Beni per 1 milione 600 mila euro sono stati sequestrati in provincia di Enna dai finanzieri del Gico del Nucleo di Polizia economico-finanziaria di Caltanissetta. Il provvedimento della Dda nissena ha interessato 80 ettari di terreno, una azienda agricola e conti correnti e assegni circolari intestati a Maurizio Giuseppe Nicosia, il fratello Fabrizio Michelangelo e la moglie di quest’ultimo, Carmela Stagno. Assestato un colpo al meccanismo che consentiva di lucrare illecitamente contributi Agea.

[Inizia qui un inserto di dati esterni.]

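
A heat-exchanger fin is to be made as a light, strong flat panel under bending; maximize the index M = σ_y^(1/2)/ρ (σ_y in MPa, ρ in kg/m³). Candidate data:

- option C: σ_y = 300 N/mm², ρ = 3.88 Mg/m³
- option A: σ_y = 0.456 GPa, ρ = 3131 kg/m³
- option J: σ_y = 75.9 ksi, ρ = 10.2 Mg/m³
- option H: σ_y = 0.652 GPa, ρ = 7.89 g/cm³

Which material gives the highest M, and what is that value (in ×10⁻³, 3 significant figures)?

Putting every candidate on a common basis:
  option C: σ_y = 300.0 MPa, ρ = 3880 kg/m³
  option A: σ_y = 456.0 MPa, ρ = 3131 kg/m³
  option J: σ_y = 523.3 MPa, ρ = 10200 kg/m³
  option H: σ_y = 652.0 MPa, ρ = 7890 kg/m³
  option A: M = 6.82×10⁻³
  option C: M = 4.46×10⁻³
  option H: M = 3.24×10⁻³
  option J: M = 2.24×10⁻³
Highest index: option A.

option A, M = 6.82×10⁻³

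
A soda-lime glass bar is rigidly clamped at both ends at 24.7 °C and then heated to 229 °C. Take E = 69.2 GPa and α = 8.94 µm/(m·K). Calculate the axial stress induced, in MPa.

126 MPa

ΔT = 204.3 K. Constrained thermal stress σ = E·α·ΔT = 69.20×10³ MPa × 8.94×10⁻⁶ × 204.3 = 126 MPa (compressive).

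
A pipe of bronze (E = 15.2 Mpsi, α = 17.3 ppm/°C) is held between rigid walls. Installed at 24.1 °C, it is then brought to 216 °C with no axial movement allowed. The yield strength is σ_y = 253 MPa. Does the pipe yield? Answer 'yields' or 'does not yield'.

E = 15.2 Mpsi = 104.8 GPa.
ΔT = 191.9 K. Constrained thermal stress σ = E·α·ΔT = 104.8×10³ MPa × 17.3×10⁻⁶ × 191.9 = 348 MPa (compressive).
Compare to σ_y = 253 MPa: σ ≥ σ_y, so it yields.

yields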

L’indagine e’ partita nel 2012, quando il le fiamme gialle sono state delegate a effettuare accertamenti economico-patrimoniali nei confronti di Maurizio Nicosia, 45 anni, piu’ volte arrestato e condannato per reati contro la persona, contro il patrimonio, stupefacenti, omicidio volontario tentato, porto abusivo di armi, lesioni personali, indebita percezione di contributi pubblici nel settore agricoltura ed allevamento; e’ stato anche sottoposto a misura di prevenzione personale della sorveglianza speciale con obbligo di soggiorno nel comune di residenza per 4 anni 4 (dal 2003 al 2007).

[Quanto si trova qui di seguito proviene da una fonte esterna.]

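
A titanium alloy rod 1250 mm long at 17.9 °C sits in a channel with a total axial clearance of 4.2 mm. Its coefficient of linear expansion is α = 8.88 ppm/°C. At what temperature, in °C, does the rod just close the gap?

396 °C

α·L₀·ΔT = 4.2 mm ⇒ ΔT = 4.2 / (8.88×10⁻⁶ × 1250.0) = 378.4 K.
T = 17.9 + 378.4 = 396.3 °C.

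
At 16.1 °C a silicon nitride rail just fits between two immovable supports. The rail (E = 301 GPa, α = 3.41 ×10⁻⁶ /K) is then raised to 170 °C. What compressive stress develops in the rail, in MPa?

158 MPa

ΔT = 153.9 K. Constrained thermal stress σ = E·α·ΔT = 301.0×10³ MPa × 3.41×10⁻⁶ × 153.9 = 158 MPa (compressive).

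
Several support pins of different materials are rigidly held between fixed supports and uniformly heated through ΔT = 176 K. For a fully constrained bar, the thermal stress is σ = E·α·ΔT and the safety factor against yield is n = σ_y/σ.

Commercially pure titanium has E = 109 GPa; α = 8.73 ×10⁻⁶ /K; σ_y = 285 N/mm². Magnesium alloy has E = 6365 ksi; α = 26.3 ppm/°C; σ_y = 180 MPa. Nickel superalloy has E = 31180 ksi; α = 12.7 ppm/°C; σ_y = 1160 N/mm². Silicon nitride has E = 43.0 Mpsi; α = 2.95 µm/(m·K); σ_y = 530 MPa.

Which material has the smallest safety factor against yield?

In consistent units (E in GPa, α in ×10⁻⁶/K, σ_y in MPa):
  commercially pure titanium: E = 109.0, α = 8.73, σ_y = 285.0 → σ = 167 MPa, n = 1.70
  magnesium alloy: E = 43.89, α = 26.3, σ_y = 180.0 → σ = 203 MPa, n = 0.886
  nickel superalloy: E = 215.0, α = 12.7, σ_y = 1160 → σ = 481 MPa, n = 2.41
  silicon nitride: E = 296.5, α = 2.95, σ_y = 530.0 → σ = 154 MPa, n = 3.44
Magnesium alloy has the lowest safety factor, n = 0.886.

magnesium alloy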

Le attivita’ di indagine avevano inoltre dimostrato che Nicosia apparteneva al clan mafioso Nicosia di Villarosa (Enna). Individuato, tra l’altro, un atto di compravendita, perfezionato tra membri della famiglia Nicosia, perfezionato nel 2011, attraverso il quale Maurizio, principale indagato, ha ceduto circa 80 ettari di terreni (per il prezzo complessivo dichiarato di 400 mila euro) al fratello e alla moglie per i quali hanno chiesto e ottenuto ingenti contributi comunitari dall’Agea. L’entrata in scena di parenti e e congiunti era finalizzata a salvaguardare il bene da misure di prevenzione: cio’ si e’ concretizzato con la cessione di 80 ettari di terreno, da parte di Maurizio Nicosia agli altri due indagati. I tre sono indagati in concorso, oltre che per la fittizia intestazione dei beni, anche per truffa aggravata, in quanto avrebbero continuato a beneficiare di contributi pubblici per l’agricoltura e l’allevamento. Tutti i reati sono stati contestati con l’aggravante di aver commesso il fatto al fine di agevolare il clan mafioso di appartenenza.